6 Confessavam seus pecados e eram batizados por ele nas águas do Jordão.

7 Ao ver, porém, que muitos dos fariseus e dos saduceus vinham ao seu batismo, disse-lhes: Raça de víboras, quem vos ensinou a fugir da cólera vindoura?

8 Dai, pois, frutos de verdadeira penitência.

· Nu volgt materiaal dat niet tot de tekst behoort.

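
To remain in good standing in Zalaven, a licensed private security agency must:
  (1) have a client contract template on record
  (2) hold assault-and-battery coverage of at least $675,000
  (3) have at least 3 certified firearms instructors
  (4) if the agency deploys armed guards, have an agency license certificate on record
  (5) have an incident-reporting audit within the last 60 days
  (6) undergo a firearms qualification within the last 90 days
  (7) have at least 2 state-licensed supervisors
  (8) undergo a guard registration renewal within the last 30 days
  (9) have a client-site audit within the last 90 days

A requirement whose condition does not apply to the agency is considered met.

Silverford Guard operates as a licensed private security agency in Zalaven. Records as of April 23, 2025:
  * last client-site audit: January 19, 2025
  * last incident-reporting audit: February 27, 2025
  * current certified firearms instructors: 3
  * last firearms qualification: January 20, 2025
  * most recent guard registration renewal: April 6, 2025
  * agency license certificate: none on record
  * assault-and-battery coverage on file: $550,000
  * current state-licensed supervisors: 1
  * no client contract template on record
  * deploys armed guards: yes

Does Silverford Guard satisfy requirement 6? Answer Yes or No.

6. firearms qualification 93 days ago vs limit 90 → not met

No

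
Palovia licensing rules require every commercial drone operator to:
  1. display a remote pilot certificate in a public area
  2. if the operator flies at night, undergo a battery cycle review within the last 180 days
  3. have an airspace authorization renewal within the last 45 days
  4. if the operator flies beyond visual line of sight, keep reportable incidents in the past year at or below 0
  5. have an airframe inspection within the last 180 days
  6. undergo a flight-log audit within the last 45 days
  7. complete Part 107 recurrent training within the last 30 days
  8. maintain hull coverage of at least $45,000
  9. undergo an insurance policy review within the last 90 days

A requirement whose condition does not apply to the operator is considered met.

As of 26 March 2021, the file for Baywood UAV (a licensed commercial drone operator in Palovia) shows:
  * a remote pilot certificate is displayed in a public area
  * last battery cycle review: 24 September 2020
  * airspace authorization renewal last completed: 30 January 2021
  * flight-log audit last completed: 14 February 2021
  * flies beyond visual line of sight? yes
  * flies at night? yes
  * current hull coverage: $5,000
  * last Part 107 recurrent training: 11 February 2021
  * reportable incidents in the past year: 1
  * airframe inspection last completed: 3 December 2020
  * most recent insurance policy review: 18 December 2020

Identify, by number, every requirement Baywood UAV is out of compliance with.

2, 3, 4, 7, 8, 9

1. remote pilot certificate present → met
2. condition 'flies at night' holds; battery cycle review 183 days ago vs limit 180 → not met
3. airspace authorization renewal 55 days ago vs limit 45 → not met
4. condition 'flies beyond visual line of sight' holds; reportable incidents in the past year 1 > 0 → not met
5. airframe inspection 113 days ago vs limit 180 → met
6. flight-log audit 40 days ago vs limit 45 → met
7. Part 107 recurrent training 43 days ago vs limit 30 → not met
8. hull coverage $5,000 < $45,000 → not met
9. insurance policy review 98 days ago vs limit 90 → not met
Not met: 2, 3, 4, 7, 8, 9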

9 Não digais dentro de vós: Nós temos a Abraão por pai! Pois eu vos digo: Deus é poderoso para suscitar destas pedras filhos a Abraão.

10 O machado já está posto à raiz das árvores: toda árvore que não produzir bons frutos será cortada e lançada ao fogo.

11 Eu vos batizo com água, em sinal de penitência, mas aquele que virá depois de mim é mais poderoso do que eu e nem sou digno de carregar seus calçados. Ele vos batizará no Espírito Santo e em fogo.

12 Tem na mão a pá, limpará sua eira e recolherá o trigo ao celeiro. As palhas, porém, queimá-las-á num fogo inextinguível.

13 Da Galiléia foi Jesus ao Jordão ter com João, a fim de ser batizado por ele.

14 João recusava-se: Eu devo ser batizado por ti e tu vens a mim!

15 Mas Jesus lhe respondeu: Deixa por agora, pois convém cumpramos a justiça completa. Então João cedeu.

16 Depois que Jesus foi batizado, saiu logo da água. Eis que os céus se abriram e viu descer sobre ele, em forma de pomba, o Espírito de Deus.

17 E do céu baixou uma voz: Eis meu Filho muito amado em quem ponho minha afeição.